Erken safhalarda urun ebadı ufaktır, hatta bazen koltuk altı lenf bezlerine bile yayılmamış olabilir. Düzey çoğaldıkça urun ebadı , atladığı lenf bezi sayısı ve bölgesi çoğalır. Boyun ve göğüs kemiğinin yanındaki lenf bezlerine de sıçrayabilir. İleri safhalarda ise meme dışındaki uzuvlara da yayılabilir. En çok kemik, karaciğer, akciğer ve beyne yayılabilir

Nüks Hastalık: Hastalığın rehabilitasyondan sonra memede veya başka uzuvlarda geri gelmesidir.

Meme kanserinde rehabilitasyon alternatifleri nelerdir?

1.Cerrahi operasyonla kanserli dokunun çıkarılmasıdır.

2.Işınım rehabilitasyonu ışınlar ile kanser hücrelerinin öldürülmesi hedeflenir.

3.Kemoterapi ilaçlarla kanser hücrelerinin öldürülmesi hedeflenir

4.Hormon rehabilitasyonu hormonların kanser hücrelerinin artmasını sağlayan tesirlerini yok etmek emeli ile hormonların çalışmasını bozan ilaçların veya hormon salgılayan bezleri çalışamaz hale getiren rehabilitasyonların verilmesidir

EHEMMİYETLİ UYARILAR

Meme kanseri kadınlarda en sık görülen kanser cinsidir.

Öğrenilen en ehemmiyetli tehlike etmeni kadın olmak ve yaştır.

Ailesinde meme kanseri olanların meme kanserine tutulma tehlikeyi daha fazladır.

Meme kanserinin erken düzeyde tutulduğunda rehabilitasyonu olası olan bir hastalık olduğu unutulmamalıdır.

Meme başında çekinti, meme ucundan akıntı, memede iyileşmeyen yara, kızarıklık, şişlik, memede veya koltuk altında ele gelen kitle gibi şikayetleri olan hastalar zaman kaybetmeden bir hekime müracaat etmelidir.

Hastalığı erken safhalarda yakalayabilmek için ailesinde meme kanseri olduğu için tehlike etmeni çoğalmış olan kadınlar hariç tüm kadınlar 50 yaşından sonra her sene mamografi sürükletmelidir. Tehlike etmeni olan kadınlar ise bu operasyona daha erken başlamalıdır.

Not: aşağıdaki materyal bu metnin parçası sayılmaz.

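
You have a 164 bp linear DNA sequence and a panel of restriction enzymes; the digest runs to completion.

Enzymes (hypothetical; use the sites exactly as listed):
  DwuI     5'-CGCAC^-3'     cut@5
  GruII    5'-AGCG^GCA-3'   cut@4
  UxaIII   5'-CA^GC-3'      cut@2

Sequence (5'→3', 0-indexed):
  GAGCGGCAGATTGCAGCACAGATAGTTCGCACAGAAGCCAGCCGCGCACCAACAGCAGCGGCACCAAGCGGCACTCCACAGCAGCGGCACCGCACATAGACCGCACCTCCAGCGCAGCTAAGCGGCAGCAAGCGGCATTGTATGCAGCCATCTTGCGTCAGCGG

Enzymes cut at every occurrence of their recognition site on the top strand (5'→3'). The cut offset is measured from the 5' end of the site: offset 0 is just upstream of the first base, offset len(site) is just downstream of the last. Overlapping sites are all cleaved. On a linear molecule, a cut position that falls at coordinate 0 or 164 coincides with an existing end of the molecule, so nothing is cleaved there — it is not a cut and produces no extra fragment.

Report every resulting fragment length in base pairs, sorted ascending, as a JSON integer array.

[3,3,3,3,3,4,5,5,5,5,7,8,8,9,9,10,10,10,11,12,14,17]

Per-enzyme occurrences:
  DwuI (CGCAC, off=5): starts [27, 44, 90, 101] → cuts [32, 49, 95, 106]
  GruII (AGCGGCA, off=4): starts [1, 56, 66, 82, 120, 130] → cuts [5, 60, 70, 86, 124, 134]
  UxaIII (CAGC, off=2): starts [13, 38, 52, 55, 78, 81, 109, 114, 125, 144, 158] → cuts [15, 40, 54, 57, 80, 83, 111, 116, 127, 146, 160]

All cut coordinates (distinct, sorted): [5, 15, 32, 40, 49, 54, 57, 60, 70, 80, 83, 86, 95, 106, 111, 116, 124, 127, 134, 146, 160]

Fragment lengths:
  [0,5): 5 bp
  [5,15): 10 bp
  [15,32): 17 bp
  [32,40): 8 bp
  [40,49): 9 bp
  [49,54): 5 bp
  [54,57): 3 bp
  [57,60): 3 bp
  [60,70): 10 bp
  [70,80): 10 bp
  [80,83): 3 bp
  [83,86): 3 bp
  [86,95): 9 bp
  [95,106): 11 bp
  [106,111): 5 bp
  [111,116): 5 bp
  [116,124): 8 bp
  [124,127): 3 bp
  [127,134): 7 bp
  [134,146): 12 bp
  [146,160): 14 bp
  [160,164): 4 bp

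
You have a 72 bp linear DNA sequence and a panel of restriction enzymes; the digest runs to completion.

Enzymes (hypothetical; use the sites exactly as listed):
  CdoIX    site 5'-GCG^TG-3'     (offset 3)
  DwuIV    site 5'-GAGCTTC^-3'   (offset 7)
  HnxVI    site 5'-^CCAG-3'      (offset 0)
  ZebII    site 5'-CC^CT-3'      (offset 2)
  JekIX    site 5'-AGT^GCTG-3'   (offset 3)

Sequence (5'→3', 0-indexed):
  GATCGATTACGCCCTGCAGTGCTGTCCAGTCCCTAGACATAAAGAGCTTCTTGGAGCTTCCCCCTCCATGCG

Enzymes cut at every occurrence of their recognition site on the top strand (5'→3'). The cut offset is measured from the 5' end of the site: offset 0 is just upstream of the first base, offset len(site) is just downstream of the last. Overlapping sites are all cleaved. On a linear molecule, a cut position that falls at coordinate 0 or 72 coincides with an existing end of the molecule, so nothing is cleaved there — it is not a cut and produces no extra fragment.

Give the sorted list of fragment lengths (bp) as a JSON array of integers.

Site scan:
  CdoIX (GCGTG, off=3): no sites
  DwuIV (GAGCTTC, off=7): starts [43, 53] → cuts [50, 60]
  HnxVI (CCAG, off=0): starts [25] → cuts [25]
  ZebII (CCCT, off=2): starts [11, 30, 61] → cuts [13, 32, 63]
  JekIX (AGTGCTG, off=3): starts [17] → cuts [20]

Pooled cuts: [13, 20, 25, 32, 50, 60, 63]

Fragments:
  [0,13): 13 bp
  [13,20): 7 bp
  [20,25): 5 bp
  [25,32): 7 bp
  [32,50): 18 bp
  [50,60): 10 bp
  [60,63): 3 bp
  [63,72): 9 bp

[3,5,7,7,9,10,13,18]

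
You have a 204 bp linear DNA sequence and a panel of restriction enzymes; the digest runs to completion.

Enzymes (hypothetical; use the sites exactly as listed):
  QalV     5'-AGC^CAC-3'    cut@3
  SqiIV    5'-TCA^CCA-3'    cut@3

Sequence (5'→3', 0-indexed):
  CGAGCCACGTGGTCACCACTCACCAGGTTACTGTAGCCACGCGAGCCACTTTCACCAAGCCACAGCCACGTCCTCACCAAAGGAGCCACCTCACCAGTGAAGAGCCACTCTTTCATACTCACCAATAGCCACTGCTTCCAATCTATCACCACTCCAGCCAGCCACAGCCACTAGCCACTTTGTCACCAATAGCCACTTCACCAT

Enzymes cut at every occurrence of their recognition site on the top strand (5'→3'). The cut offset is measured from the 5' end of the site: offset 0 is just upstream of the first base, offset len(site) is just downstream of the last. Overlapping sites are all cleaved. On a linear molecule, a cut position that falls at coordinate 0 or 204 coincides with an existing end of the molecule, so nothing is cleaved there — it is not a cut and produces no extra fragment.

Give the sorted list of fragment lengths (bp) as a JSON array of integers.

Site scan:
  QalV (AGCCAC, off=3): starts [2, 34, 43, 57, 63, 83, 102, 126, 159, 165, 172, 190] → cuts [5, 37, 46, 60, 66, 86, 105, 129, 162, 168, 175, 193]
  SqiIV (TCACCA, off=3): starts [12, 19, 51, 73, 90, 118, 145, 182, 197] → cuts [15, 22, 54, 76, 93, 121, 148, 185, 200]

All cut coordinates (distinct, sorted): [5, 15, 22, 37, 46, 54, 60, 66, 76, 86, 93, 105, 121, 129, 148, 162, 168, 175, 185, 193, 200]

Fragments:
  [0,5): 5 bp
  [5,15): 10 bp
  [15,22): 7 bp
  [22,37): 15 bp
  [37,46): 9 bp
  [46,54): 8 bp
  [54,60): 6 bp
  [60,66): 6 bp
  [66,76): 10 bp
  [76,86): 10 bp
  [86,93): 7 bp
  [93,105): 12 bp
  [105,121): 16 bp
  [121,129): 8 bp
  [129,148): 19 bp
  [148,162): 14 bp
  [162,168): 6 bp
  [168,175): 7 bp
  [175,185): 10 bp
  [185,193): 8 bp
  [193,200): 7 bp
  [200,204): 4 bp

[4,5,6,6,6,7,7,7,7,8,8,8,9,10,10,10,10,12,14,15,16,19]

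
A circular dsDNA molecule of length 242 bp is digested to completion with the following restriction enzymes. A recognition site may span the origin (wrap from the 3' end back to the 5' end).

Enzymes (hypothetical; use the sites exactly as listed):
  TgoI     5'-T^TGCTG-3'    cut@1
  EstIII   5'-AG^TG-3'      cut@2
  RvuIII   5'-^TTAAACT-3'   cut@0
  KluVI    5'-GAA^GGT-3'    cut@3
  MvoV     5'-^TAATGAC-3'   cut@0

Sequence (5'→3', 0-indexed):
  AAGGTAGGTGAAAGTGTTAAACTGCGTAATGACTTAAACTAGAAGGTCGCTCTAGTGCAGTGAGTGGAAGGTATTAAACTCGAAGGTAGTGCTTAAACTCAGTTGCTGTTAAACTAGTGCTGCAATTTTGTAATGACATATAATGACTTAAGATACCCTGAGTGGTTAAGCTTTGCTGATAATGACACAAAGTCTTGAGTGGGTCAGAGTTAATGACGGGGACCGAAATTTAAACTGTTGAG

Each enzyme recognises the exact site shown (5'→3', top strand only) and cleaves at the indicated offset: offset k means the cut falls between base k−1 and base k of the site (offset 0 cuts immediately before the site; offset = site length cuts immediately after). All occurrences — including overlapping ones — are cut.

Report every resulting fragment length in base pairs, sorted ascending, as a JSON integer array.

[2,3,4,4,5,5,5,5,6,7,9,10,10,11,11,11,11,11,11,12,13,15,19,20,22]

Per-enzyme occurrences:
  TgoI (TTGCTG, off=1): starts [102, 172] → cuts [103, 173]
  EstIII (AGTG, off=2): starts [12, 53, 58, 62, 87, 115, 160, 197] → cuts [14, 55, 60, 64, 89, 117, 162, 199]
  RvuIII (TTAAACT, off=0): starts [16, 33, 73, 92, 108, 229] → cuts [16, 33, 73, 92, 108, 229]
  KluVI (GAAGGT, off=3): starts [41, 66, 81, 241] → cuts [2, 44, 69, 84]
  MvoV (TAATGAC, off=0): starts [26, 130, 140, 179, 210] → cuts [26, 130, 140, 179, 210]

All cut coordinates (distinct, sorted): [2, 14, 16, 26, 33, 44, 55, 60, 64, 69, 73, 84, 89, 92, 103, 108, 117, 130, 140, 162, 173, 179, 199, 210, 229]

Fragment lengths:
  2→14: 12 bp
  14→16: 2 bp
  16→26: 10 bp
  26→33: 7 bp
  33→44: 11 bp
  44→55: 11 bp
  55→60: 5 bp
  60→64: 4 bp
  64→69: 5 bp
  69→73: 4 bp
  73→84: 11 bp
  84→89: 5 bp
  89→92: 3 bp
  92→103: 11 bp
  103→108: 5 bp
  108→117: 9 bp
  117→130: 13 bp
  130→140: 10 bp
  140→162: 22 bp
  162→173: 11 bp
  173→179: 6 bp
  179→199: 20 bp
  199→210: 11 bp
  210→229: 19 bp
  229→2 (wrap): 242-229+2 = 15 bp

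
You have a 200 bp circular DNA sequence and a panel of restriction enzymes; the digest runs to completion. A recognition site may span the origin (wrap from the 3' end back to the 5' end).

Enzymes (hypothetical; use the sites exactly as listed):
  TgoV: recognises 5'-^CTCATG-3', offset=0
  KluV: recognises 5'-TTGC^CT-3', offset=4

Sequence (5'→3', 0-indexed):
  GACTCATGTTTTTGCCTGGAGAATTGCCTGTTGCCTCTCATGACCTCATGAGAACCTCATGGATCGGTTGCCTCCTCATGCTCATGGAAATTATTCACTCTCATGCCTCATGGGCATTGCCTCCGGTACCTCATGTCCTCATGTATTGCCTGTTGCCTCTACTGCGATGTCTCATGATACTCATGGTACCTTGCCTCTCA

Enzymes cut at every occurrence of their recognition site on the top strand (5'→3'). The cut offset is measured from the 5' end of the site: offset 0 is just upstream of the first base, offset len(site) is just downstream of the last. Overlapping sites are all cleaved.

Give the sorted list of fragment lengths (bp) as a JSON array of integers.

Scan for sites:
  TgoV CTCATG/0: at [2, 36, 44, 55, 74, 80, 99, 106, 129, 137, 170, 179] ⇒ [2, 36, 44, 55, 74, 80, 99, 106, 129, 137, 170, 179]
  KluV TTGCCT/4: at [11, 23, 30, 67, 116, 145, 152, 190] ⇒ [15, 27, 34, 71, 120, 149, 156, 194]

All cut coordinates (distinct, sorted): [2, 15, 27, 34, 36, 44, 55, 71, 74, 80, 99, 106, 120, 129, 137, 149, 156, 170, 179, 194]

Fragment lengths:
  2→15: 13 bp
  15→27: 12 bp
  27→34: 7 bp
  34→36: 2 bp
  36→44: 8 bp
  44→55: 11 bp
  55→71: 16 bp
  71→74: 3 bp
  74→80: 6 bp
  80→99: 19 bp
  99→106: 7 bp
  106→120: 14 bp
  120→129: 9 bp
  129→137: 8 bp
  137→149: 12 bp
  149→156: 7 bp
  156→170: 14 bp
  170→179: 9 bp
  179→194: 15 bp
  194→2 (wrap): 200-194+2 = 8 bp

[2,3,6,7,7,7,8,8,8,9,9,11,12,12,13,14,14,15,16,19]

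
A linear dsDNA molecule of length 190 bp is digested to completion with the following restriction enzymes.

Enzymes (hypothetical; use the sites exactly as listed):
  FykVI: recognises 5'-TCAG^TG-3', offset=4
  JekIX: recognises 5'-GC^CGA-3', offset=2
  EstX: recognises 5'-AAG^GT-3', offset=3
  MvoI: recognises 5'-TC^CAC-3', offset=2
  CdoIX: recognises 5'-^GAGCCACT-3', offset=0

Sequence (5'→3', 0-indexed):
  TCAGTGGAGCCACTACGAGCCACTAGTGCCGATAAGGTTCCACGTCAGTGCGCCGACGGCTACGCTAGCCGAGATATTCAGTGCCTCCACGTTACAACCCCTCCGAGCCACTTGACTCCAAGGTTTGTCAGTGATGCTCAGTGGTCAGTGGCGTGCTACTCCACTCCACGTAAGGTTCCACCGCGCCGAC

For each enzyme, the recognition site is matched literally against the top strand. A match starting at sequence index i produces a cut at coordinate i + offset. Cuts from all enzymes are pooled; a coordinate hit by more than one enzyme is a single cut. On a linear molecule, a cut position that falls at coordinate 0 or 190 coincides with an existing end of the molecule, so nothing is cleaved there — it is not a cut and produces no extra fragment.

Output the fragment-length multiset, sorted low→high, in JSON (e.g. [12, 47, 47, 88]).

Per-enzyme occurrences:
  FykVI (TCAGTG, off=4): starts [0, 44, 77, 127, 137, 144] → cuts [4, 48, 81, 131, 141, 148]
  JekIX (GCCGA, off=2): starts [27, 51, 67, 184] → cuts [29, 53, 69, 186]
  EstX (AAGGT, off=3): starts [33, 119, 171] → cuts [36, 122, 174]
  MvoI (TCCAC, off=2): starts [38, 85, 159, 164, 176] → cuts [40, 87, 161, 166, 178]
  CdoIX (GAGCCACT, off=0): starts [6, 16, 104] → cuts [6, 16, 104]

Pooled cuts: [4, 6, 16, 29, 36, 40, 48, 53, 69, 81, 87, 104, 122, 131, 141, 148, 161, 166, 174, 178, 186]

Fragments:
  [0,4): 4 bp
  [4,6): 2 bp
  [6,16): 10 bp
  [16,29): 13 bp
  [29,36): 7 bp
  [36,40): 4 bp
  [40,48): 8 bp
  [48,53): 5 bp
  [53,69): 16 bp
  [69,81): 12 bp
  [81,87): 6 bp
  [87,104): 17 bp
  [104,122): 18 bp
  [122,131): 9 bp
  [131,141): 10 bp
  [141,148): 7 bp
  [148,161): 13 bp
  [161,166): 5 bp
  [166,174): 8 bp
  [174,178): 4 bp
  [178,186): 8 bp
  [186,190): 4 bp

[2,4,4,4,4,5,5,6,7,7,8,8,8,9,10,10,12,13,13,16,17,18]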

Hastalık erken safhalarda iken operasyonla urun çıkarılması mümkündür.Takiben hasta yaşı, menapozal vaziyeti, genel vaziyeti ve patoloji raporundaki özelliklerine göre adjuvant kemoterapi, radyoterapi, veya hormon rehabilitasyonu alternatiflerinden bir ya da birkaçını alır.

Metastaz yapmış hastalarda hastalığın ilerleyişini durdurmak için hormon rehabilitasyonu veya kemoterapi verilebilir.

Meme kanseri olup adjuvan rehabilitasyonunu tamamlayan hastalar da hastalığın tekerrür geri gelmesi nüks seneler içinde mevzubahisi olabilir. Bu sebeple rehabilitasyonlarını tamamlayan hastalar periyodik olarak uzman bir hekim tarafindan hakimiyet edilmelidir.